You can try this experiment at home, too! Just set up a couple flashlights on the floor (Or torches, if that's more your style...) and point them at an object. 
A: The region of sun's full shadow behind the earth is the interior of a cone delineated by the surface formed by tangential straight lines of the spherical sun and the spherical earth. In this region of space no part of the sun can be seen. In a region of space outside of this cone surface you can only see part of the sun. This is the region of penumbra. Its boundary is another cone formed by tangential lines touching the sun and the earth on opposite sides, thus intersecting in a single point on the axis connecting sun and earth. Outside this cone you have the full sight of all of parts of the sun. 

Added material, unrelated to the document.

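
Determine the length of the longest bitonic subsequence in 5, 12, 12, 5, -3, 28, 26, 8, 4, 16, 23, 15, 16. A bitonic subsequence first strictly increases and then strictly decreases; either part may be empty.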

A: Imagine a straight line (a ray) from Sun to Earth.  Now extend this line beyond the Earth.  As an observer moves along this line away from the Earth, both Earth and Sun become smaller, but Earth becomes smaller much more rapidly than the Sun, because it's closer and smaller.  Once the observer moves beyond the point where Earth and Sun appear the same size, the Earth will just cover only part of the Sun, such as in this image (also showing the moon):

Source: Stack Exchange answer by user Digital Trauma
Getting further away, the Earth will eventually be a tiny speck in the middle of the disk of the Sun, like this:

Source: Wikimedia Commons, user Gestrgangleri
The latter image shows in fact the "shadow" cast by Venus passing in front of the Sun as seen from the Earth.  Clearly, this is not actually a shadow; the reduction in sunlight is barely noticable.  It is called a transit.  But if you stand on Mars, the view of Earth passing in front of the Sun will look essentially similar.  Perhaps humans will be on Mars and see it in 2084.  Let's get our interplanetary tickets already.  :-)  And if you miss that one, in the year 571,471, both Venus and Earth will transit the Sun simultaneously, as seen from Mars — a rare event indeed.